Turning Off Visual Studio 2022 Intellicode Complete Line Intellisense

A big reason people who develop in .NET languages rave about Visual Studio being the number one IDE, is auto complete and intellisense features. Being able to see what methods/properties are available on a class or scrolling through overloads of a particular method are invaluable. While more lightweight IDE’s like VS Code are blazingly fast.. I usually end up spending a couple of hours setting up extensions to have it function more like Visual Studio anyway!

That being said. When I made the switch to Visual Studio 2022, there was something off but I couldn’t quite put my finger on it. I actually switched a couple of times back to Visual Studio 2019, because I felt more “productive”. I couldn’t quite place it until today.

What I saw was this :

Notice that intellisense has been extended to also predict entire lines, not just the complete of the method/type/class I am currently on. At first this felt amazing but then I started realizing why this was frustrating to use.

  1. The constant flashing of the entire line subconsciously makes me stop and read what it’s suggesting to see if I’ll use it. Maybe this is just something I would get used to but I noticed myself repeatedly losing my flow or train of thought to read the suggestions. Now that may not be that bad until you realize…
  2. The suggestions are often completely non-sensical when working on business software. Take the above suggestion, there is no type called “Category”. So it’s actually suggesting something that should I accept, will actually break anyway.
  3. Even if you don’t accept the suggestions, my brain subconsciously starts typing what they suggest, and therefore end up with broken code regardless.
  4. And all of the above is made even worse because the suggestions completely flip non-stop. In a single line, and even at times following it’s lead, I get suggested no less than 4 different types.

Here’s a gif of what I’m talking about with all 4 of the issues present.

 

Now maybe I’ll get used to the feature but until then, I’m going to turn it all off.

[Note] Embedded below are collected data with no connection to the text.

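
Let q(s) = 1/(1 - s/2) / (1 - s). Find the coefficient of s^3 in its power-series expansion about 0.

15/8

Multiply the two series term by term and collect like powers.
So c_3 = q′′′(0)/3! = 15/8.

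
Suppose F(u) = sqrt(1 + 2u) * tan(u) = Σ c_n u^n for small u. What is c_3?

Write out both Maclaurin series and multiply, keeping only the needed powers.
[u^0] = 0;  [u^1] = 1;  [u^2] = 1;  [u^3] = -1/6.
So c_3 = F′′′(0)/3! = -1/6.

-1/6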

So if you are like me and want the same level of intellisense that Visual Studio 2019 had, you need to go :

Tools -> Options -> Intellicode (Not intellisense!)

Then disable the following :

  • Show completions for whole lines of code
  • Show completions on new lines

After disabling these, restart Visual Studio and you should be good to go!

Again, this only affects the auto-complete suggestions for complete lines. It doesn’t affect completing the type/method, or showing you a method summary etc.

13 thoughts on “Turning Off Visual Studio 2022 Intellicode Complete Line Intellisense”

  1. Autocompletion is really handy, but I’m new to C# and I want to practice and remember things on my own. Thank you for telling me how to turn it off!

    Reply
  2. Thanks for the instructions on how to turn this off. My reason though is for possible legal issues.
    As I noticed someone mentioning on another site, what are the copyright implications when using suggestions from IntelliCode. It says on the Visual Studio website ” IntelliCode recommendations are based on thousands of open source projects on GitHub”. What are these projects? What are their license agreements? This could mean that attribution at least and a license at worst, has to be added for each IntelliCode suggestion you use. Whilst in the US this may be OK under fair use, in other countries like Australia where I live, things are not so clear cut.

    Reply
  3. The real issue I found was that it requires the use of the tab key, which if you have justart started making a new function may find yourself pressing to indent, and suddenly you’ve inserted a bunch of new code.
    I was actually ok with keeping this on, but finding out how to rebind the keys was much harder than just pressing the cog at the end of the text and disabling it.

    Reply
  4. Thank you for helping me getting rid of this silly feature. Artificial Intelligence and Deep Learning are interesting scientific topics, but in practice, they are not really applicable in most cases. So when I type a parameter like Boolean fMaster, IntelliCode suggests a follow-up parameter Boolean fSlave, which is a nice guess, but quite probably not what I’ve had in mind. There are many other suggestions, which look smart, but are nonsense in the context of my code.

    The biggest problem though is that they use the Tab key as default for accepting the suggestions. I’m using the Tab key for formatting, so I frequently accept suggestions without wanting to, just because I’m indenting something. That’s very distracting.

    Reply
  5. This was driving me crazy, tab for word completion makes perfect sense. You would never tab in the middle of a word. However, when you have not yet typed a single character you might want to insert a tab, who thought it was a good idea to consume this extremely useful and necessary ability to fill in a random bit of code that was guessed at random with no context clues whatsoever?

    Thank you for finding and posting this fix!!!